Hace unos días señalábamos que «los autistas no vienen en serie». La mayor parte de las dificultades respecto del «autismo» como palabra que designa a un grupo de personas es considerarlo como «etiqueta» o «diagnóstico», el autismo es identidad. Uno tiene diabetes / uno es peruano: lo primero es accesorio, lo segundo es inherente.

Del «diagnóstico», por extensión, esperamos un «tratamiento», una «terapia», desde el modelo médico sobre el autismo. Desde el paradigma de la neurodiversidad, comprendemos al autismo como una condición, una neurominoría, una forma de procesar y percibir el mundo que impregna radicalmente al ser, por ello, es una forma de identidad. No existen tratamientos para la identidad y si se conciben conducen a inmensos dolores e, incluso, a la muerte.

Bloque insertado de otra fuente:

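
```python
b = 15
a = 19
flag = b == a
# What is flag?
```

Answer: False

Derivation:
Trace (tracking flag):
b = 15  # -> b = 15
a = 19  # -> a = 19
flag = b == a  # -> flag = False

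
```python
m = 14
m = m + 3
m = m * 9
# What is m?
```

Answer: 153

Derivation:
Trace (tracking m):
m = 14  # -> m = 14
m = m + 3  # -> m = 17
m = m * 9  # -> m = 153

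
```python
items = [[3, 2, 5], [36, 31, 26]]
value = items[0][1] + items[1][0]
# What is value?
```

Answer: 38

Derivation:
Trace (tracking value):
items = [[3, 2, 5], [36, 31, 26]]  # -> items = [[3, 2, 5], [36, 31, 26]]
value = items[0][1] + items[1][0]  # -> value = 38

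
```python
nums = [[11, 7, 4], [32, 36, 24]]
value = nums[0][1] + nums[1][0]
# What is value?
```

Answer: 39

Derivation:
Trace (tracking value):
nums = [[11, 7, 4], [32, 36, 24]]  # -> nums = [[11, 7, 4], [32, 36, 24]]
value = nums[0][1] + nums[1][0]  # -> value = 39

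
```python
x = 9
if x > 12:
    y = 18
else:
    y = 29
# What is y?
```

Answer: 29

Derivation:
Trace (tracking y):
x = 9  # -> x = 9
if x > 12:  # condition is False
else:
    y = 29  # -> y = 29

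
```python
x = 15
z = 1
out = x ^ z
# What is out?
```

Answer: 14

Derivation:
Trace (tracking out):
x = 15  # -> x = 15
z = 1  # -> z = 1
out = x ^ z  # -> out = 14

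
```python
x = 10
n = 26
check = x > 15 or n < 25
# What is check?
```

Trace (tracking check):
x = 10  # -> x = 10
n = 26  # -> n = 26
check = x > 15 or n < 25  # -> check = False

Answer: False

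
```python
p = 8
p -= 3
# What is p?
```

Answer: 5

Derivation:
Trace (tracking p):
p = 8  # -> p = 8
p -= 3  # -> p = 5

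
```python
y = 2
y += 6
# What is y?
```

Answer: 8

Derivation:
Trace (tracking y):
y = 2  # -> y = 2
y += 6  # -> y = 8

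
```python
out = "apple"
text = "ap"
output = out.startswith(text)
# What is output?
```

Trace (tracking output):
out = 'apple'  # -> out = 'apple'
text = 'ap'  # -> text = 'ap'
output = out.startswith(text)  # -> output = True

Answer: True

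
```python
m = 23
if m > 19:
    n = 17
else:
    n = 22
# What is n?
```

Answer: 17

Derivation:
Trace (tracking n):
m = 23  # -> m = 23
if m > 19:  # condition is True
    n = 17  # -> n = 17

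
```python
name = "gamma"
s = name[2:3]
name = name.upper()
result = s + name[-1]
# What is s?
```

Answer: 'm'

Derivation:
Trace (tracking s):
name = 'gamma'  # -> name = 'gamma'
s = name[2:3]  # -> s = 'm'
name = name.upper()  # -> name = 'GAMMA'
result = s + name[-1]  # -> result = 'mA'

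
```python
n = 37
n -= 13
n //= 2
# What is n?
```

Answer: 12

Derivation:
Trace (tracking n):
n = 37  # -> n = 37
n -= 13  # -> n = 24
n //= 2  # -> n = 12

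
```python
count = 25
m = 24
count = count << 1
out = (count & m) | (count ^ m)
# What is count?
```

Trace (tracking count):
count = 25  # -> count = 25
m = 24  # -> m = 24
count = count << 1  # -> count = 50
out = count & m | count ^ m  # -> out = 58

Answer: 50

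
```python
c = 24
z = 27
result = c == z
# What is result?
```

Trace (tracking result):
c = 24  # -> c = 24
z = 27  # -> z = 27
result = c == z  # -> result = False

Answer: False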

No existe un modelo de intervención específico ni genérico para el autismo. Tras aquello que asemeja a un autista con otro hay todo un espectro, historias, contextos, personalidades, temperamentos… situaciones que hacen que cada tenga destrezas y fortalezas distintas, así como necesidades de apoyo y deseos diferentes.

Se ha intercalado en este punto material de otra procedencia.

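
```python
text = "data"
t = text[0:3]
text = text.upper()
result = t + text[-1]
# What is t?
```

Trace (tracking t):
text = 'data'  # -> text = 'data'
t = text[0:3]  # -> t = 'dat'
text = text.upper()  # -> text = 'DATA'
result = t + text[-1]  # -> result = 'datA'

Answer: 'dat'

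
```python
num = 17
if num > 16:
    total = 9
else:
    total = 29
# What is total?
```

Trace (tracking total):
num = 17  # -> num = 17
if num > 16:  # condition is True
    total = 9  # -> total = 9

Answer: 9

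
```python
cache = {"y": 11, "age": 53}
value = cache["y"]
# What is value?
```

Answer: 11

Derivation:
Trace (tracking value):
cache = {'y': 11, 'age': 53}  # -> cache = {'y': 11, 'age': 53}
value = cache['y']  # -> value = 11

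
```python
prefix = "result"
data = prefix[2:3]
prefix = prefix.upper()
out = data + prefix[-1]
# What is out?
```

Answer: 'sT'

Derivation:
Trace (tracking out):
prefix = 'result'  # -> prefix = 'result'
data = prefix[2:3]  # -> data = 's'
prefix = prefix.upper()  # -> prefix = 'RESULT'
out = data + prefix[-1]  # -> out = 'sT'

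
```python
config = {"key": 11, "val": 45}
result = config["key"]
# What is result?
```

Trace (tracking result):
config = {'key': 11, 'val': 45}  # -> config = {'key': 11, 'val': 45}
result = config['key']  # -> result = 11

Answer: 11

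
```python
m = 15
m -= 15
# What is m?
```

Answer: 0

Derivation:
Trace (tracking m):
m = 15  # -> m = 15
m -= 15  # -> m = 0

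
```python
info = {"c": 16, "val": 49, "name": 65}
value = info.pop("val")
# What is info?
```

Trace (tracking info):
info = {'c': 16, 'val': 49, 'name': 65}  # -> info = {'c': 16, 'val': 49, 'name': 65}
value = info.pop('val')  # -> value = 49

Answer: {'c': 16, 'name': 65}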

Hacer una intervención en autismo nunca es sobre el autismo en sí, no se interviene sobre una condición ni sobre una identidad. Se apunta a los ajustes necesarios que han de hacerse al entorno, en primer lugar, en relación con el perfil de necesidades de apoyo de cada autista. Posteriormente, la comprensión de las conductas de la persona viene en relación a su perfil sensorial, estilo comunicativo, comprensión de las habilidades sociales y de la empatía neurotípicas, intereses profundos. No podemos juzgar una conducta autista sin un análisis detallado de sus motivaciones y reacciones en relación con contexto donde acaece.
Cuando se plantea enseñar herramientas de cognición social neurotípica, no es sean deficitarias en el autismo (el autista tiene sus propias habilidades sociales y sistema empático) sino porque para poder interactuar (y defenderse) es imprescindible conocer los códigos sociales de la mayoría.

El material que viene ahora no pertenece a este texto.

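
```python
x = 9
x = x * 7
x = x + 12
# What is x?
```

Trace (tracking x):
x = 9  # -> x = 9
x = x * 7  # -> x = 63
x = x + 12  # -> x = 75

Answer: 75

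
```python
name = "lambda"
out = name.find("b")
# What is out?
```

Trace (tracking out):
name = 'lambda'  # -> name = 'lambda'
out = name.find('b')  # -> out = 3

Answer: 3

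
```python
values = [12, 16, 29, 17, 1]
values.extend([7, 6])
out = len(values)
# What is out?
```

Trace (tracking out):
values = [12, 16, 29, 17, 1]  # -> values = [12, 16, 29, 17, 1]
values.extend([7, 6])  # -> values = [12, 16, 29, 17, 1, 7, 6]
out = len(values)  # -> out = 7

Answer: 7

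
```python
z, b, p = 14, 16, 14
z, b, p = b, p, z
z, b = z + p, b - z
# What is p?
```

Trace (tracking p):
z, b, p = (14, 16, 14)  # -> z = 14, b = 16, p = 14
z, b, p = (b, p, z)  # -> z = 16, b = 14, p = 14
z, b = (z + p, b - z)  # -> z = 30, b = -2

Answer: 14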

Para dar esos apoyos, realizar los ajustes pertinentes y potenciar las fortalezas, no existe un método único pero sí existe una sola ética, la del paradigma de la neurodiversidad. Bajo ella sabemos qué enfoques y sus aplicaciones son respetuosos a la dignidad autista y cuáles no. Recordémoslo, no se interviene sobre una condición, tampoco sobre una identidad; se intervienen los entornos, se interviene dando apoyos y ajustes, se interviene enseñando aquello que sea necesario. No se interviene al autismo, se acompaña a la persona autista en su posibilidades y apoyando en sus desafíos. No hay una terapia pero hay una ética.